Esa es
la escueta almendra de un demorado relato de sentimientos y situaciones en el
que Saramago hace ostentación, no diría yo sólo de su oficio de escritor, algo
que a estas alturas va de suyo, sino de su asombrosa capacidad para hacer
creíbles y cercanos unos personajes a los que hace moverse en un escenario
insólito y remoto. Al fin y al cabo, de eso se trata, de cribar la realidad de
entre la ganga imaginaria, de señalar lo real en un paisaje de simulaciones sin
cuento, de marcar con fuego a las verdaderas personas para que resalten sobre
un fondo multicolor de lentejuelas, de llamar la atención sobre lo que palpita
bajo el sol, desviando la mirada de las confusas sombras del fondo de la cueva
platónica. Lo que importa de la nueva novela de Saramago no es tanto esa
sencilla trama lineal, sino los intersticios, la melaza, el aire entre los
personajes, sus relaciones mediante sus palabras o sus pensamientos, y no lo
que les pasa. Por esa delicada intromisión en el mundo de los sentimientos
entre un padre y una hija, entre una joven embarazada y su esposo, entre un
anciano y su nuevo amor de senectud, entre un yerno y su suegro, entre una
joven y una viuda, y de todos ellos con ese silencioso coro griego que es el
perro Achado, “La Caverna” es un insustituible tratado de inteligencia
emocional, un monumento a esa sabiduría que nada tiene que ver con la academia
o la erudición, una evocación, quizá, de ese abuelo siempre recordado por
Saramago y un espejo de un mundo, el nuestro, en el que tan cuesta arriba se le
ponen las cosas a personas como debió ser él.

Pero otra es la tesis, la
denuncia, el objetivo entrevisto del relato. Lo que creeremos casi hasta el
final una alegoría de la caverna de las ilusiones del filósofo griego (y que no
será tal metáfora, como veremos) nos pone en primer plano una tradicional
tensión entre la vida y las gentes del medio rural y la deshumanización de las
ciudades. En el primero está el barro primordial, genésico, mientras en la
segunda está el plástico que, simulando las características de la loza de
Algor, siendo un remedo, una imitación, sustituye a sus originales. En el
pueblo están el viejo horno, la morera y el perro, mientras en el “Centro” hay
neones, las ventanas no dejan ver el campo y están prohibidos los animales.

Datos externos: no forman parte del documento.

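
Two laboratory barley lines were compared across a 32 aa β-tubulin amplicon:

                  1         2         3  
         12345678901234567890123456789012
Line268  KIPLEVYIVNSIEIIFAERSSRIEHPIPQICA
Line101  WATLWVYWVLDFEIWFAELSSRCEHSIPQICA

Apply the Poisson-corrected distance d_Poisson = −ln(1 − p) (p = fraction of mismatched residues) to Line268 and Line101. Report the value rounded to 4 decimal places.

0.4700

The sequences differ at positions 1 (K/W), 2 (I/A), 3 (P/T), 5 (E/W), 8 (I/W), 10 (N/L), 11 (S/D), 12 (I/F), 15 (I/W), 19 (R/L), 23 (I/C), 26 (P/S).
p = 12/32 = 0.375000.
d = −ln(1 − 0.375000) = −ln(0.625000) = 0.4700.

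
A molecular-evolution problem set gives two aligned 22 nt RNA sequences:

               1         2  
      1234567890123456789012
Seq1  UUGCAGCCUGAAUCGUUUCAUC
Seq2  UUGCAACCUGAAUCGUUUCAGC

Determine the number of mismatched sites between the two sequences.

2

Differing sites — 6:G/A; 21:U/G.
That gives 2 mismatches out of 22 aligned sites, so the Hamming distance is 2.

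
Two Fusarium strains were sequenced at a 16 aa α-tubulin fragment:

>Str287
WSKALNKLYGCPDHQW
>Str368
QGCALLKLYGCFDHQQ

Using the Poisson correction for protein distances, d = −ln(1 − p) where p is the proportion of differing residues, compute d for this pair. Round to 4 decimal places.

0.4700

Differing sites — 1:W/Q; 2:S/G; 3:K/C; 6:N/L; 12:P/F; 16:W/Q.
p = 6/16 = 0.375000.
d = −ln(1 − 0.375000) = −ln(0.625000) = 0.4700.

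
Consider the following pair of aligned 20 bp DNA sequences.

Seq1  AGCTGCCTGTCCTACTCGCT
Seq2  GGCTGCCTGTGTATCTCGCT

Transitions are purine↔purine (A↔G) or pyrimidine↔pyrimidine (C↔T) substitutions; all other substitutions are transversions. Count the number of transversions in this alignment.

3

Mismatches occur at site 1 (A/G, transition), site 11 (C/G, transversion), site 12 (C/T, transition), site 13 (T/A, transversion), site 14 (A/T, transversion).
Of the 5 differences, 2 transitions and 3 transversions, so the answer is 3.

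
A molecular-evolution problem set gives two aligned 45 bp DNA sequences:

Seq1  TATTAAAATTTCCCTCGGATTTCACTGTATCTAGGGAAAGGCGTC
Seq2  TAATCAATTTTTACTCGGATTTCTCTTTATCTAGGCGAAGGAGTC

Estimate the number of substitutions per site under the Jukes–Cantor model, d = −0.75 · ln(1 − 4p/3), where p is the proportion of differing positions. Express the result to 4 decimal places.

0.2635

Differing sites — 3:T/A; 5:A/C; 8:A/T; 12:C/T; 13:C/A; 24:A/T; 27:G/T; 36:G/C; 37:A/G; 42:C/A.
p = 10/45 = 0.222222.
d = −0.75 · ln(1 − (4/3)·0.222222) = −0.75 · ln(0.703704) = −0.75 · (-0.351397) = 0.2635.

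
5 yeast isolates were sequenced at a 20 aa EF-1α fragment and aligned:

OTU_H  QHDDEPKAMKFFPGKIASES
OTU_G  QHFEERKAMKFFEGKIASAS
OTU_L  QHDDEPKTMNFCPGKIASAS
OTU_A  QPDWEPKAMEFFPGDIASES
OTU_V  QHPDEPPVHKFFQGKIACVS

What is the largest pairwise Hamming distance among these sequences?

Pairwise Hamming distances:
  OTU_H vs OTU_G: 5
  OTU_H vs OTU_L: 4
  OTU_H vs OTU_A: 4
  OTU_H vs OTU_V: 7
  OTU_G vs OTU_L: 7
  OTU_G vs OTU_A: 8
  OTU_G vs OTU_V: 9
  OTU_L vs OTU_A: 7
  OTU_L vs OTU_V: 9
  OTU_A vs OTU_V: 11
The largest is 11, between OTU_A and OTU_V.

11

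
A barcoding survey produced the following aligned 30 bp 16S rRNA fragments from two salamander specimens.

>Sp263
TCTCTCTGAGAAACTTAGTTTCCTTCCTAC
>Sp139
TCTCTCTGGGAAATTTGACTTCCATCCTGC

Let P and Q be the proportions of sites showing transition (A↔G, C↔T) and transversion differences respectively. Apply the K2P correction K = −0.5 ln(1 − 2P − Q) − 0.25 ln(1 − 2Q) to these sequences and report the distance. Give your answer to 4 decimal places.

0.3012

Differing sites — 9:A/G (Ti); 14:C/T (Ti); 17:A/G (Ti); 18:G/A (Ti); 19:T/C (Ti); 24:T/A (Tv); 29:A/G (Ti).
Of the 7 differences, 6 transitions and 1 transversion over 30 sites: P = 6/30 = 0.200000, Q = 1/30 = 0.033333.
d = −0.5·ln(0.566667) − 0.25·ln(0.933334) = −0.5·(-0.567983) − 0.25·(-0.068992) = 0.3012.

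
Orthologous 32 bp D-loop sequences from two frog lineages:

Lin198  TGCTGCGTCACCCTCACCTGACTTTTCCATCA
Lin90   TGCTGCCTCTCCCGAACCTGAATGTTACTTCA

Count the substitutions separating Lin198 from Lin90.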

Alrededor de la alfarería se mueven personas que se nos muestran con toda su
profundidad psicológica, mientras que los escasos habitantes del “Centro” que
se nos permite conocer son meros eslabones periféricos de una remota cadena de
responsabilidades, más o menos amables, pero obedientes a las opacas normas,
meros autómatas sin responsabilidad que se guían por encuestas y los
reglamentos. En la pequeña y empobrecida población de Algor hay sentimientos
que afloran entre los personajes, incluso los celos egoístas de los padres de
Marçal, no así en el centro, en el que toda reacción está pautada, controlada,
medida y dictada por criterios de utilidad y obediencia.